Accourez, troupe savante,
Des sons que ma lyre enfante
Ces arbres sont réjouis.

» On ne diroit pas en prose qu’une lyre enfante des sons. Cette observation a lieu aussi à l’egard des autres tropes : par exemple, lumen dans le sens propre, signifie lumiere. Les poëtes latins ont donné ce nom à l’œil par métonymie, voyez Métonymie. Les yeux sont l’organe de la lumiere, & sont, pour ainsi dire, le flambeau de notre corps. Lucerna corporis tui est oculus tuus. Luc, xj. 34. Un jeune garçon fort aimable étoit borgne ; il avoit une sœur fort belle qui avoit le même défaut : on leur appliqua ce distique, qui fut fait à une autre occasion sous le regne de Philippe II. roi d’Espagne.

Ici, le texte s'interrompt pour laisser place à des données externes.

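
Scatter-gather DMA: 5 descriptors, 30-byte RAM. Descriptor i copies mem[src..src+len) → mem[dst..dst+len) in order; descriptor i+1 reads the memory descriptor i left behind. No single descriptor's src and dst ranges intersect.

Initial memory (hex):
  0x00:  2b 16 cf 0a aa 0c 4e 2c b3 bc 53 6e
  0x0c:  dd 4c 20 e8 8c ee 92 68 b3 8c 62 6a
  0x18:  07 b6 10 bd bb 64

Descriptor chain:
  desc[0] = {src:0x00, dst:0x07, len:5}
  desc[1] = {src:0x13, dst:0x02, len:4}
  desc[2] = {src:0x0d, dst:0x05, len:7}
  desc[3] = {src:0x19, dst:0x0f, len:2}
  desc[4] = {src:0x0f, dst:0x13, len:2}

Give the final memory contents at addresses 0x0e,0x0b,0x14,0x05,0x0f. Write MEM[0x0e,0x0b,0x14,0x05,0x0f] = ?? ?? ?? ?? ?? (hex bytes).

#0 dst[0x07+5] := {0x2b,0x16,0xcf,0x0a,0xaa}
#1 dst[0x02+4] := {0x68,0xb3,0x8c,0x62}
#2 dst[0x05+7] := {0x4c,0x20,0xe8,0x8c,0xee,0x92,0x68}
#3 dst[0x0f+2] := {0xb6,0x10}
#4 dst[0x13+2] := {0xb6,0x10}
query mem[0x0e]=0x20, mem[0x0b]=0x68, mem[0x14]=0x10, mem[0x05]=0x4c, mem[0x0f]=0xb6

MEM[0x0e,0x0b,0x14,0x05,0x0f] = 20 68 10 4c b6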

Parve puer, lumen quod habes concede sorori ;
Sic tu cæcus Amor, sic erit illa Venus.

où vous voyez que lumen signifie l’œil. Il n’y a rien de si ordinaire dans les poëtes latins que de trouver lumina pour les yeux ; mais ce mot ne se prend point en ce sens dans la prose.

» 4°. On peut quelquefois adoucir une métaphore en la changeant en comparaison, ou bien en ajoutant quelque correctif : par exemple, en disant pour ainsi dire, si l’on peut parler ainsi, &c. L’art doit être, pour ainsi dire, enté sur la nature ; la nature soutient l’art & lui sert de base, & l’art embellit & perfectionne la nature.

» 5°. Lorsqu’il y a plusieurs métaphores de suite, il n’est pas toujours nécessaire qu’elles soient tirées exactement du même sujet, comme on vient de le voir dans l’exemple précédent : enté est pris de la culture des arbres ; soutien, base sont pris de l’Architecture : mais il ne faut pas qu’on les prenne de sujets opposés, ni que les termes métaphoriques, dont l’un est dit de l’autre, excitent des idées qui ne puissent point être liées, comme si l’on disoit d’un orateur, c’est un torrent qui s’allume, au lieu de dire c’est un torrent qui entraîne. On a reproché à Malherbe d’avoir dit, liv. II. voyez les observ. de Ménage sur les poésies de Malherbe,

Prends ta foudre, Louis, & va comme un lion.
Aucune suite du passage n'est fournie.